Je tiens à le dire, à la détresse individuelle des agriculteurs s’ajoute une détresse plus collective du milieu rural, milieu rural qui voit aujourd’hui disparaître ses services publics, notamment La Poste.

Or, vous savez combien était important le passage du facteur, puisque ce dernier était quasiment la seule personne extérieure que l’agriculteur voyait dans la journée ! Aujourd’hui, ce passage se résume à quelques secondes… La situation actuelle pose une vraie difficulté.

La conjonction de cette détresse individuelle, de ce sentiment d’abandon en milieu rural et de cette détresse collective devrait appeler, à l’avenir, au-delà des clivages partisans, à une mobilisation nationale.

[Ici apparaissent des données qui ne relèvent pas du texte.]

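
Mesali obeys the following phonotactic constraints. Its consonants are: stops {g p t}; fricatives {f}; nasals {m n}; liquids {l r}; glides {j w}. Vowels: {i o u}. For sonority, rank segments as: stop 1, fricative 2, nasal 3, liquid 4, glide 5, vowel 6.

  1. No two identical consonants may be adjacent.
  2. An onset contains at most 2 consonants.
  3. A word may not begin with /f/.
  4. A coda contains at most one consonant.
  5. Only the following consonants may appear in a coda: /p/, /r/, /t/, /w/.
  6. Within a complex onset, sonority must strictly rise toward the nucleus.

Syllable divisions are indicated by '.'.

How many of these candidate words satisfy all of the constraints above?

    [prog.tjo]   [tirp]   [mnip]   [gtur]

0

[prog.tjo] — violates constraint 5: syllable 1 coda contains /g/, which is not a licensed coda consonant → phonotactically illegal
[tirp] — violates constraint 4: syllable 1 coda /rp/ has 2 consonants (> 1) → phonotactically illegal
[mnip] — violates constraint 6: syllable 1 onset /mn/: /m/ (nasal, 3) → /n/ (nasal, 3) does not rise → phonotactically illegal
[gtur] — violates constraint 6: syllable 1 onset /gt/: /g/ (stop, 1) → /t/ (stop, 1) does not rise → phonotactically illegal
No form is phonotactically legal → 0.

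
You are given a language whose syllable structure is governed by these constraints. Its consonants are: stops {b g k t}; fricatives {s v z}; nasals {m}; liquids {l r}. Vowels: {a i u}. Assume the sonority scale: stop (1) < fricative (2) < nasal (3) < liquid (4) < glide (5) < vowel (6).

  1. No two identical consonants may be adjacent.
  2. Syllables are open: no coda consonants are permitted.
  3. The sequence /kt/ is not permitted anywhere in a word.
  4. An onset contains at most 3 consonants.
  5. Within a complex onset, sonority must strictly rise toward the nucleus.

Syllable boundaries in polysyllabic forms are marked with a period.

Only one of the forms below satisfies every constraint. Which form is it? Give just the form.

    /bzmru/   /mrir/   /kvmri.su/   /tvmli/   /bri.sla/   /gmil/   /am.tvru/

/bri.sla/

/bzmru/ — violates constraint 4: syllable 1 onset /bzmr/ has 4 consonants (> 3) → ill-formed
/mrir/ — violates constraint 2: syllable 1 coda /r/ has 1 consonant (> 0) → ill-formed
/kvmri.su/ — violates constraint 4: syllable 1 onset /kvmr/ has 4 consonants (> 3) → ill-formed
/tvmli/ — violates constraint 4: syllable 1 onset /tvml/ has 4 consonants (> 3) → ill-formed
/bri.sla/ — σ1 onset /br/ (1→4 rises), coda /∅/ ok; σ2 onset /sl/ (2→4 rises), coda /∅/ ok → well-formed
/gmil/ — violates constraint 2: syllable 1 coda /l/ has 1 consonant (> 0) → ill-formed
/am.tvru/ — violates constraint 2: syllable 1 coda /m/ has 1 consonant (> 0) → ill-formed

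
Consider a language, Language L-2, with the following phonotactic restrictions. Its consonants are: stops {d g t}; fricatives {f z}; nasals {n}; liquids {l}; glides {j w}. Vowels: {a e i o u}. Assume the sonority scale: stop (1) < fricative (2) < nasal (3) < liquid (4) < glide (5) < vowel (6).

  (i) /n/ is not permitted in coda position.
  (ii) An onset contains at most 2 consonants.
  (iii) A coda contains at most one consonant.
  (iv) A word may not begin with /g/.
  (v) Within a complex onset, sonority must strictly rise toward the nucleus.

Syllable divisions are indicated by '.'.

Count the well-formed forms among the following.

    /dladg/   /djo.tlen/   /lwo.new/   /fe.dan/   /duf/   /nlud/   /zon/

/dladg/ — violates constraint (iii): syllable 1 coda /dg/ has 2 consonants (> 1) → ill-formed
/djo.tlen/ — violates constraint (i): syllable 2 coda contains /n/ → ill-formed
/lwo.new/ — σ1 onset /lw/ (4→5 rises), coda /∅/ ok; σ2 onset /n/, coda /w/ ok → well-formed
/fe.dan/ — violates constraint (i): syllable 2 coda contains /n/ → ill-formed
/duf/ — σ1 onset /d/, coda /f/ ok → well-formed
/nlud/ — σ1 onset /nl/ (3→4 rises), coda /d/ ok → well-formed
/zon/ — violates constraint (i): syllable 1 coda contains /n/ → ill-formed
Well-formed: /lwo.new/, /duf/, /nlud/ → 3.

3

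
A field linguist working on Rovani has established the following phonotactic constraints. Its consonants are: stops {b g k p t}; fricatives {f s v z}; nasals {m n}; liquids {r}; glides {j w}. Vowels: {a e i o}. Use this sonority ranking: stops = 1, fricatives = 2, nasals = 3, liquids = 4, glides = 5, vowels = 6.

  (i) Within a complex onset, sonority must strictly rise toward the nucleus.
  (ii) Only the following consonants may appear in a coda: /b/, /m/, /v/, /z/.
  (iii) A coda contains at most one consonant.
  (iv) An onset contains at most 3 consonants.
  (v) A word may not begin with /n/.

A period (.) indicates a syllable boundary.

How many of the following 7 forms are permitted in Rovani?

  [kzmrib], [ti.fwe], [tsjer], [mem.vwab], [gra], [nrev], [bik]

[kzmrib] — violates constraint (iv): syllable 1 onset /kzmr/ has 4 consonants (> 3) → not permitted
[ti.fwe] — σ1 onset /t/, coda /∅/ ok; σ2 onset /fw/ (2→5 rises), coda /∅/ ok → permitted
[tsjer] — violates constraint (ii): syllable 1 coda contains /r/, which is not a licensed coda consonant → not permitted
[mem.vwab] — σ1 onset /m/, coda /m/ ok; σ2 onset /vw/ (2→5 rises), coda /b/ ok → permitted
[gra] — σ1 onset /gr/ (1→4 rises), coda /∅/ ok → permitted
[nrev] — violates constraint (v): word begins with /n/ → not permitted
[bik] — violates constraint (ii): syllable 1 coda contains /k/, which is not a licensed coda consonant → not permitted
Permitted: [ti.fwe], [mem.vwab], [gra] → 3.

3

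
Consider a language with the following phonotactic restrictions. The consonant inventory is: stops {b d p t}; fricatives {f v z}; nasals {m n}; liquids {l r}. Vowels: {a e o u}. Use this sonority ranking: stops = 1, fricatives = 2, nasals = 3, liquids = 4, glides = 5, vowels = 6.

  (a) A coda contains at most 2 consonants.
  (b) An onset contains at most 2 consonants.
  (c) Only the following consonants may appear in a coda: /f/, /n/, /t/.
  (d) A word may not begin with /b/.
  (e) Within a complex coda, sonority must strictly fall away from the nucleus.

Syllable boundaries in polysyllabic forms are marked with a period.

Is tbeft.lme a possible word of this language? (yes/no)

tbeft.lme — σ1 onset /tb/ (2C), coda /ft/ (2→1 falls) ok; σ2 onset /lm/ (2C), coda /∅/ ok → phonotactically legal

yes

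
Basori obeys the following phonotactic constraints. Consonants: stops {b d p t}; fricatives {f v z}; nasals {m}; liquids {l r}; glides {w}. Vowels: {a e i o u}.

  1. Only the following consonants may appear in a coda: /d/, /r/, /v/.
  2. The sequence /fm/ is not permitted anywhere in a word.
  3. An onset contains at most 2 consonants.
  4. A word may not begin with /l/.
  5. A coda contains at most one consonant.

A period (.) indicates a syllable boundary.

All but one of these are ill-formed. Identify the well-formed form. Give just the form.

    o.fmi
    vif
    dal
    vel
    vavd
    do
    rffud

do

o.fmi — violates constraint 2: contains banned sequence /fm/ → ill-formed
vif — violates constraint 1: syllable 1 coda contains /f/, which is not a licensed coda consonant → ill-formed
dal — violates constraint 1: syllable 1 coda contains /l/, which is not a licensed coda consonant → ill-formed
vel — violates constraint 1: syllable 1 coda contains /l/, which is not a licensed coda consonant → ill-formed
vavd — violates constraint 5: syllable 1 coda /vd/ has 2 consonants (> 1) → ill-formed
do — σ1 onset /d/, coda /∅/ ok → well-formed
rffud — violates constraint 3: syllable 1 onset /rff/ has 3 consonants (> 2) → ill-formed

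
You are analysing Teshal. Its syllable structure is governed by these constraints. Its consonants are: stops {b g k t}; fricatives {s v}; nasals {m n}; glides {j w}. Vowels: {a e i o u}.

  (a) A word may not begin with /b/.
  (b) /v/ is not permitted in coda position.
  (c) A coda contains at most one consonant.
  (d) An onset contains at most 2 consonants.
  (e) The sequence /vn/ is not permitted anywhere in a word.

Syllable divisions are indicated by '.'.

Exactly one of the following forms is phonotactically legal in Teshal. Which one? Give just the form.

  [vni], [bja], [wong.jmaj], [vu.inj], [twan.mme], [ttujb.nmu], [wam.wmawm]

[vni] — violates constraint (e): contains banned sequence /vn/ → phonotactically illegal
[bja] — violates constraint (a): word begins with /b/ → phonotactically illegal
[wong.jmaj] — violates constraint (c): syllable 1 coda /ng/ has 2 consonants (> 1) → phonotactically illegal
[vu.inj] — violates constraint (c): syllable 2 coda /nj/ has 2 consonants (> 1) → phonotactically illegal
[twan.mme] — σ1 onset /tw/ (2C), coda /n/ ok; σ2 onset /mm/ (2C), coda /∅/ ok → phonotactically legal
[ttujb.nmu] — violates constraint (c): syllable 1 coda /jb/ has 2 consonants (> 1) → phonotactically illegal
[wam.wmawm] — violates constraint (c): syllable 2 coda /wm/ has 2 consonants (> 1) → phonotactically illegal

[twan.mme]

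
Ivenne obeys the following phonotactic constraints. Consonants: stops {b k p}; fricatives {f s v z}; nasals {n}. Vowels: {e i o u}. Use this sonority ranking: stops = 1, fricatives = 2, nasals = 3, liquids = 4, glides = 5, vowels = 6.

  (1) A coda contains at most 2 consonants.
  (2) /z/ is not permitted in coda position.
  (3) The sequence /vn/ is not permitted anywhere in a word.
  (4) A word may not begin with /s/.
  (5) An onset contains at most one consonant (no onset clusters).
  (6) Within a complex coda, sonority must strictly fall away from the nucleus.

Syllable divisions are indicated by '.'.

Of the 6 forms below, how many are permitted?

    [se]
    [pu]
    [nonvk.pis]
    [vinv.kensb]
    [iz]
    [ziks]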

avenir des emplois de vie scolaire

M. le président. La parole est à M. Yannick Botrel, auteur de la question n° 1327, adressée à M. le ministre de l'éducation nationale, de la jeunesse et de la vie associative.

M. Yannick Botrel. Monsieur le ministre, la situation est aujourd’hui particulièrement incertaine pour les personnels occupant des emplois de vie scolaire, les EVS, et elle est même franchement inquiétante pour les plus âgés d’entre eux.

Les EVS ont été primitivement créés pour permettre l’insertion de personnes jeunes ou bénéficiaires des minimas sociaux. Leur rôle, particulièrement utile, consiste principalement à aider à l’accueil des élèves handicapés, à assister les élèves, en général, dans les écoles rurales, et à apporter une assistance administrative aux chefs d’établissement ou aux directeurs d’école. Ils peuvent également participer à l’apprentissage des nouvelles technologies, à l’encadrement des élèves et à l’animation d’activités culturelles, artistiques ou sportives. C’est dire l’importance de leur apport au fonctionnement des établissements scolaires. Ils remplissent, à cet égard, un rôle social essentiel, devenu indispensable au fil du temps.

Dans les Côtes-d’Armor, une partie importante des personnes en emploi de vie scolaire a plus de cinquante ans, voire plus de cinquante-cinq ans. Elles ont pu bénéficier d’un cadre d’emploi valorisant, qui leur permet une réinsertion dans le monde du travail.

L’arrêt brutal des contrats les plonge dans une grande précarité personnelle, singulièrement au regard de leur âge et des faibles possibilités de reclassement que celui-ci induit.

Au mois d’octobre 2010, le Gouvernement a choisi de mettre un terme, de manière non concertée, à l’existence de ces EVS. Les personnes concernées vivent cette situation avec inquiétude. En effet, en fin de carrière, elles n’ont bien souvent que peu de perspectives d’emploi, ce qui, avec l’allongement de la durée de cotisation, les plonge dans une précarité inacceptable. Elles sont donc légitimement très préoccupées par leur avenir. Les contrats d’avenir, qui prévoyaient une durée d’emploi de soixante mois, à raison de vingt-six heures hebdomadaires, étaient susceptibles, pour nombre d’entre eux, d’être renouvelés. Or, à l’occasion des arbitrages de la loi de finances de 2011, la majorité en a décidé autrement.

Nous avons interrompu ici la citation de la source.